The standard answer to this is 3X your net annual without fixed assets. All payables and receivables are yours to settle or collect unless you negotiate it in the deal. The concept is that a business investment should pay for its self within 5 years so if you show it paying for itself in 3 it gives the new owner room to live, grow and other miscellaneous expenses to be paid.
IF you plan on financing, do NOT expect to receive any of the payments or not all of them. If you do Great and that is a bonus! If you have to take the business back(due to non-payment) expect a long hard road to recover a loss in sales and probably employees.
I had a pizza store years ago. I used a business broker to help sell the store. It sold for $250K; I was net $100K a year(on the books ). The buyer put $100K down and the broker took $25K for their fees. I NEVER received a payment, went to court. $40K later they had a better attorney and he walked from the deal. The business broker never went to bat for me.
Data from Bizcomps, Pratts Stats and the IBA Database do not support an assumption of 3X discretionary cash flow. There are hundreds of comparables to build a model from.
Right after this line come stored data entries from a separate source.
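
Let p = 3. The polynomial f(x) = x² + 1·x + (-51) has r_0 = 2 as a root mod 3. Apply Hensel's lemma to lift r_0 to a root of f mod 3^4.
r_3 = 11 (mod 81)

Hensel: r_{i+1} = r_i − f(r_i)·(f′(r_i))^{-1} mod 3^{i+2}, f′(x) = 2x + 1. Iterate:
  r_0 = 2 (mod 3)
  r_1 = 2 (mod 9)
  r_2 = 11 (mod 27)
  r_3 = 11 (mod 81)
Final: r = 11 satisfies f(r) ≡ 0 mod 3^4.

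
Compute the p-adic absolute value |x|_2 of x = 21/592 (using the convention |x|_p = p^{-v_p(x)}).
|21/592|_2 = 16

Step 1 — compute v_2(x) by factoring powers of 2 out of the numerator and denominator: v_2(21/592) = -4. Step 2 — apply |x|_p = p^{-v_p(x)} = 2^{4} = 16.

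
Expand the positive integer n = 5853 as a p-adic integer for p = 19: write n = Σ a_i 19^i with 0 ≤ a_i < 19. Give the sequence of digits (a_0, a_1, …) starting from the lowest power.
(a_0, a_1, …) = (1, 4, 16)

Repeated division by 19 gives the digits low-to-high: 5853 = 1 + 4·19^1 + 16·19^2. Digit sequence: (1, 4, 16).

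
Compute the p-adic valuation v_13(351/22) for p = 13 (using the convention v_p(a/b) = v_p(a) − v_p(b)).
v_13(351/22) = 1

Factor powers of 13 from the numerator and denominator of the reduced fraction: 351 = 13^1 · 27 and 22 = 13^0 · 22. Apply v_p(a/b) = v_p(a) − v_p(b): v_13(351/22) = 1 − 0 = 1.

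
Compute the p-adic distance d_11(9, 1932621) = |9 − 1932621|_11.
d_11(9, 1932621) = 1/161051

Step 1 — x − y = 9 − 1932621 = -1932612. Step 2 — v_11(-1932612) = 5 (factor: -1932612 = −(11^5 · 12); the sign does not affect v_p). Step 3 — |x − y|_11 = 11^{-5} = 1/161051.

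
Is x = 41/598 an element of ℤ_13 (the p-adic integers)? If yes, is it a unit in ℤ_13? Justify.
x ∉ ℤ_13 (v_13(x) = -1 < 0)

ℤ_13 = {x ∈ ℚ_13 : v_13(x) ≥ 0} and ℤ_13^× = {x ∈ ℤ_13 : v_13(x) = 0}. Here v_13(41/598) = v_13(num) − v_13(den) = -1; compare against these criteria.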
Sure, some pizza stores sell for 3X but the averages for actual done deals are lower than that.
A lot of folks like to throw that 3X number around but reality in most cases is closer to 2X with a significant number of transactions from 1.5X to 2.5X. Fewer than 10% are done at 3X and those tend to be higher volume with a solid multi-year growth track record.
The transaction that MBramhall reports at 2.5X is much more typical.
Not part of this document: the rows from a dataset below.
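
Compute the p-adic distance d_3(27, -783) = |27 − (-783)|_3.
d_3(27, -783) = 1/81

Step 1 — x − y = 27 − (-783) = 810. Step 2 — v_3(810) = 4 (factor: 810 = (3^4 · 10); the sign does not affect v_p). Step 3 — |x − y|_3 = 3^{-4} = 1/81.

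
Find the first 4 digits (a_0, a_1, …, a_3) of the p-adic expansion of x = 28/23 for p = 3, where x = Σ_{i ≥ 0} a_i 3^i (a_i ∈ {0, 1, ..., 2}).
(a_0, …, a_3) = (2, 0, 2, 1)

v_3(28/23) = 0 (numerator and denominator both coprime to 3), so x ∈ ℤ_3^×. Compute digits iteratively via a_i = x_i mod 3, x_{i+1} = (x_i − a_i)/3, with x_0 = x:
  x_0 = 28/23;  a_0 = 2;  x_1 = (x_0 − 2)/3 = -6/23
  x_1 = -6/23;  a_1 = 0;  x_2 = (x_1 − 0)/3 = -2/23
  x_2 = -2/23;  a_2 = 2;  x_3 = (x_2 − 2)/3 = -16/23
  x_3 = -16/23;  a_3 = 1;  x_4 = (x_3 − 1)/3 = -13/23
Digits: (2, 0, 2, 1).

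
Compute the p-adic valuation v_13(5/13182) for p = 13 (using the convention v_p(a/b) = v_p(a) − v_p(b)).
v_13(5/13182) = -3

Factor powers of 13 from the numerator and denominator of the reduced fraction: 5 = 13^0 · 5 and 13182 = 13^3 · 6. Apply v_p(a/b) = v_p(a) − v_p(b): v_13(5/13182) = 0 − 3 = -3.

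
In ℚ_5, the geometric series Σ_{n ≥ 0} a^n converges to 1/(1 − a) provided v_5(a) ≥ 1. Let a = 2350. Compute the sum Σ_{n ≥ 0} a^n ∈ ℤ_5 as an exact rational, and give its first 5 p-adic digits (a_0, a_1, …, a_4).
Σ a^n = 1/(1 − a) = -1/2349;  first 5 digits = (1, 0, 4, 3, 4)

v_5(a) = 2 ≥ 1, so the series converges in ℤ_5 to 1/(1 − a) = 1/(1 − 2350) = -1/2349. Expand this rational in ℤ_5: compute digits iteratively via d_i = x_i mod 5, x_{i+1} = (x_i − d_i)/5. The first 5 digits are (1, 0, 4, 3, 4).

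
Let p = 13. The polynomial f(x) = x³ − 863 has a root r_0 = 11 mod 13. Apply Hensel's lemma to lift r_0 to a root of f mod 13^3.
r_2 = 1324 (mod 2197)

Hensel: r_{i+1} = r_i − f(r_i)/f′(r_i) mod 13^{i+2}, where f′(x) = 3x². Iterate:
  r_0 = 11 (mod 13)
  r_1 = 141 (mod 169)
  r_2 = 1324 (mod 2197)
Final: r = 1324 with f(r) ≡ 0 mod 13^3.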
well i am going to stick to my 300k then. we have not even opened up our dining room yet that will increase sales by another 15-20% and the rent only goes up 600 a month to 2200.
that could put my store well over the 600k a year mark
the first 28 months were just DELCO, but we are adding a 40 seat dine in area for familys and partys due to all the demands for it.
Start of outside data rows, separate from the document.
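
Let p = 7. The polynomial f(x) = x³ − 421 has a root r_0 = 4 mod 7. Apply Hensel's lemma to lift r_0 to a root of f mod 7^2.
r_1 = 39 (mod 49)

Hensel: r_{i+1} = r_i − f(r_i)/f′(r_i) mod 7^{i+2}, where f′(x) = 3x². Iterate:
  r_0 = 4 (mod 7)
  r_1 = 39 (mod 49)
Final: r = 39 with f(r) ≡ 0 mod 7^2.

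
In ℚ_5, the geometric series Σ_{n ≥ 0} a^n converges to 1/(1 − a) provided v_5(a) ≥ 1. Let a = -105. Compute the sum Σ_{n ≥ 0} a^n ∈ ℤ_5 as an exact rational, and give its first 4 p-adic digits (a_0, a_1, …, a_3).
Σ a^n = 1/(1 − a) = 1/106;  first 4 digits = (1, 4, 1, 1)

v_5(a) = 1 ≥ 1, so the series converges in ℤ_5 to 1/(1 − a) = 1/(1 − (-105)) = 1/106. Expand this rational in ℤ_5: compute digits iteratively via d_i = x_i mod 5, x_{i+1} = (x_i − d_i)/5. The first 4 digits are (1, 4, 1, 1).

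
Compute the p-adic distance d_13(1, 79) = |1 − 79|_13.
d_13(1, 79) = 1/13

Step 1 — x − y = 1 − 79 = -78. Step 2 — v_13(-78) = 1 (factor: -78 = −(13^1 · 6); the sign does not affect v_p). Step 3 — |x − y|_13 = 13^{-1} = 1/13.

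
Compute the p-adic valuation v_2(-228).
v_2(-228) = 2

v_2(n) is the largest exponent k such that 2^k divides n. Factor out: -228 = -2^2 · 57. (Sign doesn't affect v_p.) So v_2(-228) = 2.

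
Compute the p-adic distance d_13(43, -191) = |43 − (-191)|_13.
d_13(43, -191) = 1/13

Step 1 — x − y = 43 − (-191) = 234. Step 2 — v_13(234) = 1 (factor: 234 = (13^1 · 18); the sign does not affect v_p). Step 3 — |x − y|_13 = 13^{-1} = 1/13.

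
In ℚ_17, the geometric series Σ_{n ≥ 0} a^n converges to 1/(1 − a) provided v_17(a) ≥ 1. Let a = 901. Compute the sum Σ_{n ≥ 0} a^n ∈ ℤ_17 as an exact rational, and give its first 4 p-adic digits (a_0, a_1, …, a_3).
Σ a^n = 1/(1 − a) = -1/900;  first 4 digits = (1, 2, 7, 3)

v_17(a) = 1 ≥ 1, so the series converges in ℤ_17 to 1/(1 − a) = 1/(1 − 901) = -1/900. Expand this rational in ℤ_17: compute digits iteratively via d_i = x_i mod 17, x_{i+1} = (x_i − d_i)/17. The first 4 digits are (1, 2, 7, 3).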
This guy is dreaming if he thinks im gonna settle for 225-250k That would be a steal from my view.
And the ball in my court, if i sell i get some money if i keep it i still make good money
I can only agree with this. If the buyer can come up with $250k, take the money and run. I hate politics, but the bottom line is that if Obama gets elected again, interest rates are going to double. That is going to crunch credit, limiting what someone can offer you the next time you get an offer.
If the economy was on an upswing, then by all means hang on, but it is a buyers market now.